A fundamental result from statistical mechanics: given energy function $$E$$, the free energy defined as

$F(q(z)) \triangleq \mathbb{E}_{q(z)} \left[ E(z) \right] - H(q(z))$

is minimized when $$q(z)$$ is the Boltzmann distribution w.r.t. $$E$$ Given fixed total energy. We have implicitly set the total energy level in our previous choice of temperature.. Therefore, adjusting $$q(z)$$ to minimize the free energy is equivalent to making $$q(z)$$ follow the Boltzmann distribution. We rearrange to recover the ELBO:

\begin{align} F(q(z)) = \mathbb{E}_{q(z)} \left[ -\log p(z) -\log p(x|z) + \log q(z) \right] = -\mathrm{ELBO}. \end{align}

This interpretation of the ELBO has its roots in the concept of Helmholtz free energy in thermodynamics. Free energy has since been shown to emerge from the principle of maximum entropy, independently of thermodynamics. More recently, the free energy principle casts a wide array of empirical observations of lifelike or intelligent behavior as free energy minimization.

### Description Length

We invoke a basic lemma from information theory. Assume that a sender and receiver agree on a distribution $$p_1(x)$$ and constructed an optimal code for it. The expected description length of a sample from $$x \sim p_2(x)$$ is

$\mathbb{E}_{x \sim p_2(x)} [-\log p_1(x)].$

We construct a coding scheme for transmitting observations $$x$$ generated from unobserved latent variables $$z$$. The sender and receiver share knowledge of the generative distribution $$p(x|z)$$ along with an approximate posterior $$q(z|x)$$. The sender uses the following coding scheme:

• Observe $$x$$ from data, sample $$z \sim p(z \vert x)$$
• Encode $$z$$ according to $$p(z)$$
• Encode $$x$$ according to $$p(x \vert z)$$
• Send encoded $$z, x$$

Naively applying the lemma above to the two parts of the code, it may seem that the expected description length for this two-part code is

$\mathbb{E}_{x \sim \textrm{data}, z \sim q(z \vert x)} \left[ -\log p(z) -\log p(x|z) \right].$

The Bits-back argument states that one can get a “refund” from this code because of duplicate information in $$z$$ and $$x$$. The two-part code is redundant because the sender’s inference model $$q(z|x)$$ is also known by the receiver. This redundancy is the number of bits one can learn about $$z$$ from $$x$$ using $$q(z|x)$$, which is $$-\log q(z|x)$$ bits. Therefore, the true expected description length is

$\mathbb{E}_{x \sim \textrm{data}, z \sim q(z \vert x)} \left[ -\log p(z) -\log p(x|z) + \log q(z|x) \right] = -\mathrm{ELBO},$

so maximizing the ELBO can be seen as minimizing the expected code length of this protocol.

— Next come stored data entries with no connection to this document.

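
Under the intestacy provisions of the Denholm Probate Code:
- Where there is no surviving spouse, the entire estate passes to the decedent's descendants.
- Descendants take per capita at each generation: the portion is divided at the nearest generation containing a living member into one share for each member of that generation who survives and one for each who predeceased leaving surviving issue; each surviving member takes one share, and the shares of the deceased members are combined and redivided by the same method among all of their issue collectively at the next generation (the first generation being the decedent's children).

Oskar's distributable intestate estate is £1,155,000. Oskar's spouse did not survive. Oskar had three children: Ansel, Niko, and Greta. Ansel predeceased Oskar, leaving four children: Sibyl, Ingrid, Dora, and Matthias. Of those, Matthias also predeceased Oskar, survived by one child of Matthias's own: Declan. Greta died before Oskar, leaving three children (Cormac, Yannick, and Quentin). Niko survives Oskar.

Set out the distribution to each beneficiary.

The entire £1,155,000 passes to the descendants.
That amount (£1,155,000) is divided at the children's generation into 3 shares of £385,000. Niko takes £385,000. The 2 shares of the deceased (Ansel and Greta) are combined into a pool of £770,000.
That pool (£770,000) is divided at the grandchildren's generation into 7 shares of £110,000. Sibyl, Ingrid, Dora, Cormac, Yannick, and Quentin each take £110,000. The remaining share for the deceased Matthias (£110,000) is carried to the next generation.
That pool (£110,000) passes entirely to Declan, the sole taker at the great-grandchildren's generation.

Sibyl: £110,000; Ingrid: £110,000; Dora: £110,000; Declan: £110,000; Niko: £385,000; Cormac: £110,000; Yannick: £110,000; Quentin: £110,000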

The bits-back argument was first introduced by Hinton and van Camp in the context of minimizing the description length of neural network weights. More recently, Chen et al use the bits-back coding interpretation of the variational autoencoder (VAE) to explain its failure modes, and Townsend et al implement an efficient lossless bits-back coding scheme using a VAE.